To better assess the limitations of the current state-of-the-art and to motivate further development of MPCC methods, we introduce a new benchmark set, which we call NOSBENCH. The novel benchmark consists of a total of 603 problems. Moreover, we derive several subsets from it to facilitate the analysis of a variety of solution methods. All the methods we test solve a sequence of regularized nonlinear programs (NLPs) in a homotopy approach. We compare different regularization strategies, different NLP solvers, different approaches to controlling the degree of relaxation in the subproblems, and the influence of the homotopy meta-parameters. We find that the oldest and simplest methods, namely Scholtes’ global relaxation [93] and smoothed nonlinear complementarity functions [21] (which are often equivalent to Scholtes’ approach), perform best. This is consistent with previous extensive experiments such as those performed by [47]. Surprisingly, our implementations of the more sophisticated regularization strategies show quite disappointing results even on easier subsets of our test set. Two positive results are that solutions of nonsmooth OCPs are quite often S-stationary and that the weaker stationary points rarely allow first-order descent directions. However, in the best case, we only manage to solve 73.8% of the problems on the full problem set, which is not yet satisfactory.

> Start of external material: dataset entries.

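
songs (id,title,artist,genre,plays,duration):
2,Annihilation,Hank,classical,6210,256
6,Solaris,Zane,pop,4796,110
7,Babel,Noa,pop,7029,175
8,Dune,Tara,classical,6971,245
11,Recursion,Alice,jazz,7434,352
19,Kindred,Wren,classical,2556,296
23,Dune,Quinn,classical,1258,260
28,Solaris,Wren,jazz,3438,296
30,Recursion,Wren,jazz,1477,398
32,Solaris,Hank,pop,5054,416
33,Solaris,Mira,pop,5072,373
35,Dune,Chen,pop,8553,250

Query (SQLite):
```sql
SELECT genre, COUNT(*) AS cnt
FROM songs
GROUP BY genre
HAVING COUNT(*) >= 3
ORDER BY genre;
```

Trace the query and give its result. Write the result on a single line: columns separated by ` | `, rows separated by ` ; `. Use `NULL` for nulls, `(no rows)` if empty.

classical | 4 ; jazz | 3 ; pop | 5

Partition songs by genre; compute COUNT(*) within each group.
HAVING: keep groups with count ≥ 3.
  classical: ids {2, 8, 19, 23} → COUNT(*)=4
  jazz: ids {11, 28, 30} → COUNT(*)=3
  pop: ids {6, 7, 32, 33, 35} → COUNT(*)=5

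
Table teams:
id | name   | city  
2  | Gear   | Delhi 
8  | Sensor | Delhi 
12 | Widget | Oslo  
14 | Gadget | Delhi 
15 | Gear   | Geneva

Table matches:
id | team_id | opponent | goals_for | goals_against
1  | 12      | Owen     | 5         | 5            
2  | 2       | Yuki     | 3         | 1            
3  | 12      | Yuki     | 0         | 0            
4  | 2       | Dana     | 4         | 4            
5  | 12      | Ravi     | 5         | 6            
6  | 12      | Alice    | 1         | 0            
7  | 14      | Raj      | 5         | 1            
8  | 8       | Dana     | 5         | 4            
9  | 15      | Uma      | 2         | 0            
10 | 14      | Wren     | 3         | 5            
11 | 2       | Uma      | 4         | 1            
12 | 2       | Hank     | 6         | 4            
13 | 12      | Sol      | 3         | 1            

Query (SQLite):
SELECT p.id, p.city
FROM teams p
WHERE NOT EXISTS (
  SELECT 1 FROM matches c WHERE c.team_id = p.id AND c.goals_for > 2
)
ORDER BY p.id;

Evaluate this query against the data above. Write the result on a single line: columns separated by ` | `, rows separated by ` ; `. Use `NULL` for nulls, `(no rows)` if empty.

For each teams row, check whether any matches with matching team_id has goals_for > 2.
Keep rows where that is false.

15 | Geneva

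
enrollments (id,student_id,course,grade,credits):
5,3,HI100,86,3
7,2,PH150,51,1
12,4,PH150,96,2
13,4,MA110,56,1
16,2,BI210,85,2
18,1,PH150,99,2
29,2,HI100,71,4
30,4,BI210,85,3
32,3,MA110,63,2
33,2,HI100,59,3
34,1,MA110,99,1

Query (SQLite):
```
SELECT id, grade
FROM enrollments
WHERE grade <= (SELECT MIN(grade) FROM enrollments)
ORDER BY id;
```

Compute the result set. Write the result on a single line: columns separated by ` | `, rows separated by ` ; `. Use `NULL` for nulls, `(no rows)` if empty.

7 | 51

Scalar subquery: MIN(grade) over all enrollments rows = 51.
Keep rows where grade <= that value.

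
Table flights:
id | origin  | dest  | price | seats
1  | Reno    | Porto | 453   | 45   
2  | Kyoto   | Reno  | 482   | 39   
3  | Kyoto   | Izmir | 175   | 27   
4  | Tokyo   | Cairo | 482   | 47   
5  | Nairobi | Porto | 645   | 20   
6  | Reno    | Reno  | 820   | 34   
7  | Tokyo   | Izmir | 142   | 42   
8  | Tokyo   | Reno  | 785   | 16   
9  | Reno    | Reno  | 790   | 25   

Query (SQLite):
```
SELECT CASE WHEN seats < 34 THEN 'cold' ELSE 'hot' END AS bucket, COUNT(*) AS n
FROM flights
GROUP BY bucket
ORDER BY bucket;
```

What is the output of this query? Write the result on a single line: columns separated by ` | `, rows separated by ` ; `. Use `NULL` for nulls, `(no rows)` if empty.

Bucket rows by seats < 34 → 'cold' else 'hot'; count each bucket.

cold | 4 ; hot | 5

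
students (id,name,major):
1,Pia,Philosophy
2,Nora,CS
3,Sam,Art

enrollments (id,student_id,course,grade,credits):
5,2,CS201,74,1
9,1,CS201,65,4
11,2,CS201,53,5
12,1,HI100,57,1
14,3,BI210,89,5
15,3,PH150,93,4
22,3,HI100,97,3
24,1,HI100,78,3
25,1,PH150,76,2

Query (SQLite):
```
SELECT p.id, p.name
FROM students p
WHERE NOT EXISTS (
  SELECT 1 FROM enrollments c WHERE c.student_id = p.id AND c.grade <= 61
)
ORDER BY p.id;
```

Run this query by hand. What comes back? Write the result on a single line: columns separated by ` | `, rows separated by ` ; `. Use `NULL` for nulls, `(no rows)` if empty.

For each students row, check whether any enrollments with matching student_id has grade <= 61.
Keep rows where that is false.

3 | Sam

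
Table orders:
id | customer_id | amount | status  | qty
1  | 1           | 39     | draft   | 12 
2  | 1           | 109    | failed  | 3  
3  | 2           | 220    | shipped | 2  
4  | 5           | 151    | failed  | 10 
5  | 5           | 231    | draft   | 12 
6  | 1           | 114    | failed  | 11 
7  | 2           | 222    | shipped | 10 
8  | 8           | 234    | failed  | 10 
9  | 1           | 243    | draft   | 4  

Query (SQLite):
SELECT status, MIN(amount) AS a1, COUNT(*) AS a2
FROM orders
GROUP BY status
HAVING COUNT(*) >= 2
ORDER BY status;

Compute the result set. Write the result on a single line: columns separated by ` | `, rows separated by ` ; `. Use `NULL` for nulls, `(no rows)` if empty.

draft | 39 | 3 ; failed | 109 | 4 ; shipped | 220 | 2

Group orders by status.
Per group compute: MIN(amount), COUNT(*).
HAVING: drop groups with fewer than 2 rows.
  draft: ids {1, 5, 9} → MIN(amount)=39, COUNT(*)=3
  failed: ids {2, 4, 6, 8} → MIN(amount)=109, COUNT(*)=4
  shipped: ids {3, 7} → MIN(amount)=220, COUNT(*)=2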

It would be interesting to test some of the active-set MPCC methods in the future, should robust open-source implementations of them become available. We aim to extend the NOSBENCH test suite by further challenging nonsmooth simulation and optimal control problems.

In conclusion, relaxation-based MPCC methods, coupled with a robust NLP solver, can perform reasonably well even on large and highly nonlinear problems. The experiments performed in this paper helped us to extract some rules of thumb for the default solver settings in NOSNOC. However, there is still room for improvement, and the benchmark collection introduced in this paper can help to test novel methods.